# Video Card to Increase Screen Resolution



## mynameizgreg (Sep 21, 2007)

Hello,

I have a laptop that supports 1400x1050 or something to that extent. However, I would like to increase this number to 1600x1200 at least. Are there any video cards that I can buy/install that allow me to do this? My laptop is a IBM Thinkpad Lenovo R60. I have the default gear in there (I'm not sure what came with it). Would I be able to get a video card to fix up this problem? Thanks!

Greg


----------



## TheMatt (May 9, 2006)

Hi Greg, and welcome to TSF! :wave:

Your video card should already support that resolution. Do you mean on an external monitor? You should get up to 2048 x 1536 with the Radeon X1400.


----------



## mynameizgreg (Sep 21, 2007)

TheMatt said:


> Hi Greg, and welcome to TSF! :wave:
> 
> Your video card should already support that resolution. Do you mean on an external monitor? You should get up to 2048 x 1536 with the Radeon X1400.


Thanks Matt. When I right click and go to properties --> settings, the highest I can go to is 1450x1050. How can I harness this power?


----------



## TheMatt (May 9, 2006)

Use an external monitor. A lot of the 19" and 20" CRTs can support 1600 x 1200. Additionally 20" LCDs and larger have native resolutions that are higher so check the native resolution of an LCD before you buy it.


----------



## 1 g0t 0wn3d (Jan 31, 2007)

I think that he means on the laptops normal screen if that is the case then you can not.


----------



## TheMatt (May 9, 2006)

1 g0t 0wn3d said:


> I think that he means on the laptops normal screen if that is the case then you can not.


Correct. You can only run LCDs at their native resolution or lower. 1400 x 1050 is a pretty good resolution for a laptop display. Is there any particular reason you need a higher resolution display.


----------



## mynameizgreg (Sep 21, 2007)

I play online poker and the default table size on sites that cannot resize tables is exactly 1/4 the screen of a 1600x1200 display (minus the toolbar). Any less screen resolution and I will have overlap on the tables. 

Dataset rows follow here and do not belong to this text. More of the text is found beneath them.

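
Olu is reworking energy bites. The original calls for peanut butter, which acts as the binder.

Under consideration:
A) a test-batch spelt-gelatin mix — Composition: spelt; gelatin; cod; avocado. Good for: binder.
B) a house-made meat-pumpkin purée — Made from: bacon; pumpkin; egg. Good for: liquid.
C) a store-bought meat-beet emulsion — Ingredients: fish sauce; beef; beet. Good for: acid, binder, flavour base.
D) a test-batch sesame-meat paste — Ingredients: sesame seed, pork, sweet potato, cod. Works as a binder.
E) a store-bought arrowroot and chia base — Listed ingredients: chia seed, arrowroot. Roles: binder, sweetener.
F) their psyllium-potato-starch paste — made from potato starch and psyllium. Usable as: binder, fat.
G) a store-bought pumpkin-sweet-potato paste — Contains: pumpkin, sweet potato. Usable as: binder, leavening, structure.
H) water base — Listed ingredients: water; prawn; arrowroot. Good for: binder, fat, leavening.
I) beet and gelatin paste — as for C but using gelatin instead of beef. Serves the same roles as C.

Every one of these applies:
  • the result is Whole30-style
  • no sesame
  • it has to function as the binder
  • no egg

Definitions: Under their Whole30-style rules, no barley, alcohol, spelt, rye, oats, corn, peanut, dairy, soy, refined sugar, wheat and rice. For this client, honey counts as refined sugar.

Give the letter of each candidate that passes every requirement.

C, E, F, G, H, I

A: has spelt, so not Whole30-style — no
B: not usable as a binder; has egg, so not egg-free — reject
C: no egg, Whole30-style — OK
D: has sesame seed, so not sesame-free — reject
E: no egg, Whole30-style — valid
F: works as a binder, no egg, Whole30-style — keep
G: works as a binder, no egg, Whole30-style — valid
H: no egg, Whole30-style — OK
I: all constraints satisfied — OK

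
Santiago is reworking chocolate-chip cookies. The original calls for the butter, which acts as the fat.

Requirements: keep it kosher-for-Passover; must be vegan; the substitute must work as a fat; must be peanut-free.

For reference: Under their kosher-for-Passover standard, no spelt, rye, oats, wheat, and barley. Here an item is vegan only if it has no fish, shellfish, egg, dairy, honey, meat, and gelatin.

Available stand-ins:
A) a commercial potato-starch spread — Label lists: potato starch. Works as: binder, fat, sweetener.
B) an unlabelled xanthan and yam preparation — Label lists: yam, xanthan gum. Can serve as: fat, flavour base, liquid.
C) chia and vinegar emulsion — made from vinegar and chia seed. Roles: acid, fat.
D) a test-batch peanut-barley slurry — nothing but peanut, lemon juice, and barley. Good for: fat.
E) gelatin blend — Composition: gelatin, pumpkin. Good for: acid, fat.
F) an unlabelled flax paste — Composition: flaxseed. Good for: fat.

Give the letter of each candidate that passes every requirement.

A: only potato starch; none excluded — keep
B: only xanthan gum and yam; none excluded — valid
C: works as a fat, vegan, no peanut — keep
D: has barley, so not kosher-for-Passover; has peanut, so not peanut-free — no
E: has gelatin, so not vegan — no
F: only flaxseed; none excluded — keep

A, B, C, F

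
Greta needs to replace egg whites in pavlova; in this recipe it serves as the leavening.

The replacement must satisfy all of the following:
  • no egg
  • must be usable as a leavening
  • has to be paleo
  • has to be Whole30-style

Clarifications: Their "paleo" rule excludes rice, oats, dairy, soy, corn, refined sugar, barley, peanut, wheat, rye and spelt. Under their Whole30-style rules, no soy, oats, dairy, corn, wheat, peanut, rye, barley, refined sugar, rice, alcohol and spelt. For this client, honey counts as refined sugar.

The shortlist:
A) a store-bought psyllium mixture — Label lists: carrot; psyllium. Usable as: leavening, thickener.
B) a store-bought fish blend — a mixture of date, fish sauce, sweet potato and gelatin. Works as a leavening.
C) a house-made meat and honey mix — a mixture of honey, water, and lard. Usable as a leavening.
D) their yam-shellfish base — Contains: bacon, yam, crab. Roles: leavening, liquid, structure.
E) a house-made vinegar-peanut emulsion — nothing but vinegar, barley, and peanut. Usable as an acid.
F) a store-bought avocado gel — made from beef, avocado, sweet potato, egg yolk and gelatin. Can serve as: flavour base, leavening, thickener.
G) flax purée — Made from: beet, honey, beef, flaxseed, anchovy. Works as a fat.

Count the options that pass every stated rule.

3

A: only psyllium and carrot; none excluded — valid
B: Whole30-style, no egg — keep
C: has honey, so not paleo; has honey, so not Whole30-style — out
D: only bacon, crab, and yam; none excluded — valid
E: not usable as a leavening; has barley, so not paleo (and 1 more) — no
F: has egg yolk, so not egg-free — no
G: not usable as a leavening; has honey, so not paleo (and 1 more) — reject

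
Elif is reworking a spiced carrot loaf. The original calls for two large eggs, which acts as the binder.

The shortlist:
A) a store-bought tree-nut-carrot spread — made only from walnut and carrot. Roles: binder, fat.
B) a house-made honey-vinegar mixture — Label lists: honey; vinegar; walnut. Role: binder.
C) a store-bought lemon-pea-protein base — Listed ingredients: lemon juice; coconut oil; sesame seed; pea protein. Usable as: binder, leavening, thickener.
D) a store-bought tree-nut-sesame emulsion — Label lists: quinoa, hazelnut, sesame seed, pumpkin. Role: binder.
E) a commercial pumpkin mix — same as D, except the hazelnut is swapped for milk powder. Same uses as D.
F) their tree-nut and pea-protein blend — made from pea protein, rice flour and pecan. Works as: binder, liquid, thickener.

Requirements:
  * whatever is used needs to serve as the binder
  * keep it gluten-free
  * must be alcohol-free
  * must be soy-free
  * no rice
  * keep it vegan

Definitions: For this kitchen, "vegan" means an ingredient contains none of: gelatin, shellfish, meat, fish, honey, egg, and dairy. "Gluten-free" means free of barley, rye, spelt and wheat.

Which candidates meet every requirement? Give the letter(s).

A: works as a binder, no rice, vegan — valid
B: has honey, so not vegan — reject
C: works as a binder, gluten-free, no alcohol — valid
D: sesame seed and hazelnut etc. — none of it excluded — valid
E: has milk powder, so not vegan — no
F: has rice flour, so not rice-free — reject

A, C, D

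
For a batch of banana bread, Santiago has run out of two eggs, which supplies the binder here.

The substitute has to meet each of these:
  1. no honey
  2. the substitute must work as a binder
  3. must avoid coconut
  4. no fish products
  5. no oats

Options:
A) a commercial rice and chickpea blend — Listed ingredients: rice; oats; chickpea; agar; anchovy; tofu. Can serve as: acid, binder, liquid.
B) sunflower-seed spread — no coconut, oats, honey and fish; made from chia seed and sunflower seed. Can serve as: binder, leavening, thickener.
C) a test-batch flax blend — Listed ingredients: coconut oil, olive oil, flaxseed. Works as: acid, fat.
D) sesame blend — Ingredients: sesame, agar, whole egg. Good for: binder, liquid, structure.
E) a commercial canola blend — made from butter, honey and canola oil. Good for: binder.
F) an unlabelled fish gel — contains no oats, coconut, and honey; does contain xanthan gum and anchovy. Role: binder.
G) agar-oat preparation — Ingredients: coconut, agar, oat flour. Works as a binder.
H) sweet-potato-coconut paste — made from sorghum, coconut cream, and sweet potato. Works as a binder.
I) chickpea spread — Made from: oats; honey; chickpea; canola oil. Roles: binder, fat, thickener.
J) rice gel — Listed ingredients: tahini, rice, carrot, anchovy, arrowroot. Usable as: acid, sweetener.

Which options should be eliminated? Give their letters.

A: has oats, so not oat-free; has anchovy, so not fish-free — out
B: no oats, no fish — valid
C: not usable as a binder; has coconut oil, so not coconut-free — out
D: only whole egg, sesame, and agar; none excluded — valid
E: has honey, so not honey-free — reject
F: has anchovy, so not fish-free — no
G: has oat flour, so not oat-free; has coconut, so not coconut-free — out
H: has coconut cream, so not coconut-free — reject
I: has oats, so not oat-free; has honey, so not honey-free — out
J: not usable as a binder; has anchovy, so not fish-free — reject

A, C, E, F, G, H, I, J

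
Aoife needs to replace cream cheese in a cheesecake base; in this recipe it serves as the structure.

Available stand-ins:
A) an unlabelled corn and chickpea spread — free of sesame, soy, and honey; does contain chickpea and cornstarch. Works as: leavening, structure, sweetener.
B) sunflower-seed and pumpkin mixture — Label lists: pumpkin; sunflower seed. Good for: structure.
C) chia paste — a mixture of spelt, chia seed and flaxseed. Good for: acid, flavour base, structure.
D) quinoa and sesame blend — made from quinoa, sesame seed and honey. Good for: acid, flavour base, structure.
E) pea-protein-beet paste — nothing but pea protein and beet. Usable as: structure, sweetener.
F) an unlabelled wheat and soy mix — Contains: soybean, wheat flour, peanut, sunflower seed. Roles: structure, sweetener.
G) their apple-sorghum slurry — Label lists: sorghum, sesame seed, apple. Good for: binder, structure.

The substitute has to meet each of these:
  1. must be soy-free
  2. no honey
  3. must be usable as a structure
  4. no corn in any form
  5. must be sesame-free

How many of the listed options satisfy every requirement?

A: has cornstarch, so not corn-free — reject
B: every rule checks out — valid
C: only spelt, flaxseed, and chia seed; none excluded — OK
D: has honey, so not honey-free; has sesame seed, so not sesame-free — no
E: works as a structure, no soy, no corn — keep
F: has soybean, so not soy-free — out
G: has sesame seed, so not sesame-free — no

3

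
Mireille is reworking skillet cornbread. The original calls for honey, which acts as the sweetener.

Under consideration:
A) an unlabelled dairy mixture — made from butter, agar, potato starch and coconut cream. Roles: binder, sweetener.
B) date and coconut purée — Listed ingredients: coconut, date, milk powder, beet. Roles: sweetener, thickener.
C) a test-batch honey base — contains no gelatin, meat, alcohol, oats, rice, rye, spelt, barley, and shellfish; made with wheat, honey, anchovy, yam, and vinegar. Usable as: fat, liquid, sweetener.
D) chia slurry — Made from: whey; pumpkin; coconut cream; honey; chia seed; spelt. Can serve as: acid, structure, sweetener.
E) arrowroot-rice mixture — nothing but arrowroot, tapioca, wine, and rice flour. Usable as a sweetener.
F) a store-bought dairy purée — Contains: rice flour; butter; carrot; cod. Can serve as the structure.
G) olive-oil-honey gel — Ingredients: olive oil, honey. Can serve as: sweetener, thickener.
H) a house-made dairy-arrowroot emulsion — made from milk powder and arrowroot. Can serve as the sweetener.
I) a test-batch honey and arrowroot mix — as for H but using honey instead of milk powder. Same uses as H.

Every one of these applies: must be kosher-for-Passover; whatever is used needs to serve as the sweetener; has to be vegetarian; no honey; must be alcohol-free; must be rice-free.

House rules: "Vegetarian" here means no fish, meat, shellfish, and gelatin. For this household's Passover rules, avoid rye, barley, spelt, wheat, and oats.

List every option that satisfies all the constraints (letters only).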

I got the laptop because it is standardized through my school. I am considering getting a different laptop because of this issue. I actually have 2 Dell 20" FPS I think 2007 or something, but sometimes I like to lay on a couch and play. 

Would I be able to buy a new screen for my laptop, since the monitor seems to be limiting resouce?


----------



## TheMatt (May 9, 2006)

Technically yes, however the upgraded LCD will end up costing over $100. I would look at an external monitor. Any quality 17" and most 19" CRTs will be able to handle 1600 x 1200. If you have an LCD it has to have a native resolution of 1600 x 1200 to be able to run it.


----------



## mynameizgreg (Sep 21, 2007)

I don't mind paying for the upgraded LCD (I want the convenience of the portability of the laptop). How do I go about buying one?


----------



## TheMatt (May 9, 2006)

I can't seem to find any display hardware for the R60, but I would take it to a local shop and have them order the part and install it.


----------



## mynameizgreg (Sep 21, 2007)

Thanks Matt. You've been very helpful.


----------



## TheMatt (May 9, 2006)

You're welcome. Good luck with the upgrade.


----------